Ritchie\’s slides for CLASS

It\’s really quite lovely.

He\’s claiming that we have a regressive tax system without bothering to notice that it\’s more progressive than most others. Specifically, he whines about how indirect taxes (largely VAT of course) have risen as a percentage of the tax take. Without bothering to note that this is

a) EU imposed and not the result of the Washington Consensus as he says

b) the only way that you can finance a large state and still have economic growth.

Our tax system has, over the years, been moving much closer to the Nordic one: and as it\’s the Nordics which are the desired end point of Ritchie\’s plans, quite why he\’s upset about this I really don\’t know.

8 thoughts on “Ritchie\’s slides for CLASS”

  1. Are Ritchie’s scribblings important enough to merit your repeated refutations? Surely there is more scandium to find.

    Tim adds: Entirely true: but I find myself sitting here in Germany on a Sunday as I wait for my meeting tomorrow with the blokes who have been digging into waste dumps to find me scandium…..

  2. Even more bonkers stuff from CLASS yesterday. Ann Pettifor was being regularly tweeted by Ritchie:

    “Because all money is made out of thin air there is never justification for high interest rates.”

  3. Interesting that his charts show that the tax gap (by his measures) is substantially larger in the EU (as %age of GDP) than it is in the UK.

    Which is odd seeing as the UK is run by neo-liberal nasty Tories who actively encourage tax evasion through the tax haven City of London.

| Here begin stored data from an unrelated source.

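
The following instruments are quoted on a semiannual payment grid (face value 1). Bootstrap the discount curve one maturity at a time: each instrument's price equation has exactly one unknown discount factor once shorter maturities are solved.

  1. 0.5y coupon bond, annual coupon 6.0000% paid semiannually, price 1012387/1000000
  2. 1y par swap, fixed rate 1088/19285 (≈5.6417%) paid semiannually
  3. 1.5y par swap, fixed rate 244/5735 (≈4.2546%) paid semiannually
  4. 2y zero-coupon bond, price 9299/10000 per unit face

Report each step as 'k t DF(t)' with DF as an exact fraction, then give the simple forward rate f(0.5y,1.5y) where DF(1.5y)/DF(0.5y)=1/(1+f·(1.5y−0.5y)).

1 1/2 9829/10000
2 1 591/625
3 3/2 939/1000
4 2 9299/10000
f(0.5y,1.5y) = ((9829/10000)/(939/1000) − 1)/(1) = 439/9390 ≈ 4.6752%

step 1 [0.5y] bond c/2=3/100: DF=(1012387/1000000 − 3/100·(0))/(1+3/100) = 9829/10000 ≈ 0.982900
step 2 [1y] swap r/2=544/19285: DF=(1 − 544/19285·(0.982900))/(1+544/19285) = 591/625 ≈ 0.945600
step 3 [1.5y] swap r/2=122/5735: DF=(1 − 122/5735·(0.982900+0.945600))/(1+122/5735) = 939/1000 ≈ 0.939000
step 4 [2y] zero: DF = P = 9299/10000 ≈ 0.929900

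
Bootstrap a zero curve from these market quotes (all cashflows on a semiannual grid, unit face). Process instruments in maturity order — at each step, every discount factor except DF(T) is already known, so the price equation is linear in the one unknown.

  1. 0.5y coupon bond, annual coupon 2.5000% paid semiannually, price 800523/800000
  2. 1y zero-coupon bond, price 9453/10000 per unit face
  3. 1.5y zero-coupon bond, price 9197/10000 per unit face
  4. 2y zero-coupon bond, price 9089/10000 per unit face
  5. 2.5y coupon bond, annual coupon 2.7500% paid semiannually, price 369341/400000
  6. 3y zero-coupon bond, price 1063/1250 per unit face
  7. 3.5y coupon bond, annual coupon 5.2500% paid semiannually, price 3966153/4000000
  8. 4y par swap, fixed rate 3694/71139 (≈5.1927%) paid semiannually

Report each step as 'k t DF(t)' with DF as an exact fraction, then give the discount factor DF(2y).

1 1/2 9883/10000
2 1 9453/10000
3 3/2 9197/10000
4 2 9089/10000
5 5/2 4299/5000
6 3 1063/1250
7 7/2 4131/5000
8 4 8153/10000
DF(2y) = 9089/10000 ≈ 0.908900

step 1 [0.5y] bond c/2=1/80: DF=(800523/800000 − 1/80·(0))/(1+1/80) = 9883/10000 ≈ 0.988300
step 2 [1y] zero: DF = P = 9453/10000 ≈ 0.945300
step 3 [1.5y] zero: DF = P = 9197/10000 ≈ 0.919700
step 4 [2y] zero: DF = P = 9089/10000 ≈ 0.908900
step 5 [2.5y] bond c/2=11/800: DF=(369341/400000 − 11/800·(0.988300+0.945300+0.919700+0.908900))/(1+11/800) = 4299/5000 ≈ 0.859800
step 6 [3y] zero: DF = P = 1063/1250 ≈ 0.850400
step 7 [3.5y] bond c/2=21/800: DF=(3966153/4000000 − 21/800·(0.988300+0.945300+0.919700+0.908900+0.859800+0.850400))/(1+21/800) = 4131/5000 ≈ 0.826200
step 8 [4y] swap r/2=1847/71139: DF=(1 − 1847/71139·(0.988300+0.945300+0.919700+0.908900+0.859800+0.850400+0.826200))/(1+1847/71139) = 8153/10000 ≈ 0.815300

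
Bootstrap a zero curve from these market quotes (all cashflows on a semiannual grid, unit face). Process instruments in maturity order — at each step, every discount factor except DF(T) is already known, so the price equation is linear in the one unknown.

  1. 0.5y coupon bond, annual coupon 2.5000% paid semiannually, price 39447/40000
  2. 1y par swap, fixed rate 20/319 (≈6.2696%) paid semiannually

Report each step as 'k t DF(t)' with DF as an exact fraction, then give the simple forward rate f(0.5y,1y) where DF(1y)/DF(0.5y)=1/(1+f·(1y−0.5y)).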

    Somewhat suggests that if his calculations of the tax gap are correct (debatable obviously) his reasoning for their cause might be wholly wrong.

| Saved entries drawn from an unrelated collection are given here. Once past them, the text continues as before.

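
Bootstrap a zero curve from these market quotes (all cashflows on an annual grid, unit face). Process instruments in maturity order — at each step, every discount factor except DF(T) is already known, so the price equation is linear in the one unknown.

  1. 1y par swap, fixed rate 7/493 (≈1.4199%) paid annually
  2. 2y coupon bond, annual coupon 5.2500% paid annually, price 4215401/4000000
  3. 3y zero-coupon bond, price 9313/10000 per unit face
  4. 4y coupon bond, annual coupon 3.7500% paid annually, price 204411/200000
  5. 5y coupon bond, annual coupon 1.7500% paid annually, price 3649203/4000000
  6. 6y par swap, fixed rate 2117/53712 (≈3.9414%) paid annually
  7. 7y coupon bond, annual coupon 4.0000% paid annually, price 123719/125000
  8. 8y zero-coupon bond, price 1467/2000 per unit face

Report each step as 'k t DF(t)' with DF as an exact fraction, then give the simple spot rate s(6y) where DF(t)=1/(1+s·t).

1 1 493/500
2 2 9521/10000
3 3 9313/10000
4 4 4407/5000
5 5 8321/10000
6 6 7883/10000
7 7 7451/10000
8 8 1467/2000
s(6y) = (1/(7883/10000) − 1)/(6) = 2117/47298 ≈ 4.4759%

step 1 [1y] swap r/1=7/493: DF=(1 − 7/493·(0))/(1+7/493) = 493/500 ≈ 0.986000
step 2 [2y] bond c/1=21/400: DF=(4215401/4000000 − 21/400·(0.986000))/(1+21/400) = 9521/10000 ≈ 0.952100
step 3 [3y] zero: DF = P = 9313/10000 ≈ 0.931300
step 4 [4y] bond c/1=3/80: DF=(204411/200000 − 3/80·(0.986000+0.952100+0.931300))/(1+3/80) = 4407/5000 ≈ 0.881400
step 5 [5y] bond c/1=7/400: DF=(3649203/4000000 − 7/400·(0.986000+0.952100+0.931300+0.881400))/(1+7/400) = 8321/10000 ≈ 0.832100
step 6 [6y] swap r/1=2117/53712: DF=(1 − 2117/53712·(0.986000+0.952100+0.931300+0.881400+0.832100))/(1+2117/53712) = 7883/10000 ≈ 0.788300
step 7 [7y] bond c/1=1/25: DF=(123719/125000 − 1/25·(0.986000+0.952100+0.931300+0.881400+0.832100+0.788300))/(1+1/25) = 7451/10000 ≈ 0.745100
step 8 [8y] zero: DF = P = 1467/2000 ≈ 0.733500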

  4. b) the only way that you can finance a large state and still have economic growth.

    Er, what? If you tax a whisky distiller’s profits it harms economic growth, if you tax an employee of a whisky distiller’s wages it harms growth, but if you tax the sale of their combined labours producing whisky, it doesn’t?

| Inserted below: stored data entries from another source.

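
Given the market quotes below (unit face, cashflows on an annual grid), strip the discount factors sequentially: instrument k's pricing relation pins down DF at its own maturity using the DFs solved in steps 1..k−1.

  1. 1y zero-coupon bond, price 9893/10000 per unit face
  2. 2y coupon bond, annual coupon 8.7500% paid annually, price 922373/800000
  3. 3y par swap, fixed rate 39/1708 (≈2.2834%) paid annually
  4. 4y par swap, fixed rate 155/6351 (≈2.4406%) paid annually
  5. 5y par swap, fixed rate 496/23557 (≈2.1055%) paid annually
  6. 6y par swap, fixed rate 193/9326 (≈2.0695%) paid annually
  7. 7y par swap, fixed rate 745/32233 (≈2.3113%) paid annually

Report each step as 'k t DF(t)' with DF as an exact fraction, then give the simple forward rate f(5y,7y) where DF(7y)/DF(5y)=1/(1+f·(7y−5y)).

step 1 [1y] zero: DF = P = 9893/10000 ≈ 0.989300
step 2 [2y] bond c/1=7/80: DF=(922373/800000 − 7/80·(0.989300))/(1+7/80) = 4903/5000 ≈ 0.980600
step 3 [3y] swap r/1=39/1708: DF=(1 − 39/1708·(0.989300+0.980600))/(1+39/1708) = 9337/10000 ≈ 0.933700
step 4 [4y] swap r/1=155/6351: DF=(1 − 155/6351·(0.989300+0.980600+0.933700))/(1+155/6351) = 907/1000 ≈ 0.907000
step 5 [5y] swap r/1=496/23557: DF=(1 − 496/23557·(0.989300+0.980600+0.933700+0.907000))/(1+496/23557) = 563/625 ≈ 0.900800
step 6 [6y] swap r/1=193/9326: DF=(1 − 193/9326·(0.989300+0.980600+0.933700+0.907000+0.900800))/(1+193/9326) = 4421/5000 ≈ 0.884200
step 7 [7y] swap r/1=745/32233: DF=(1 − 745/32233·(0.989300+0.980600+0.933700+0.907000+0.900800+0.884200))/(1+745/32233) = 851/1000 ≈ 0.851000

1 1 9893/10000
2 2 4903/5000
3 3 9337/10000
4 4 907/1000
5 5 563/625
6 6 4421/5000
7 7 851/1000
f(5y,7y) = ((563/625)/(851/1000) − 1)/(2) = 249/8510 ≈ 2.9260%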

    What? How does this magic work?

  5. Ian B, indeed. As Mark Wadsworth puts it:

    “4) VAT is NOT a tax on ‘consumption’. Taxes on fuel, fags, booze are taxes on consumption thereof for the simple reason that demand is price inelastic and supply is price elastic; but a general tax on gross profits (‘value added’) of non-favoured industries is NOT a ‘consumption tax’, however you dress it up.

    The fact that VAT appears on till receipts and not in company accounts is a red herring, you cannot change the economics with accounting rules. It is more or less impossible to design a general spending or consumption tax which doesn’t act in exactly the same way as income tax, but far worse.”

  6. Christian Spence

    Slide 9 has been tampered with. He appears to show that Labour didn’t run a deficit after 2001 and managed a surplus after 2005. He mentioned this in a post a year or so ago; he’s showed tax income a year out from when ONS does to prove there never was a deficit.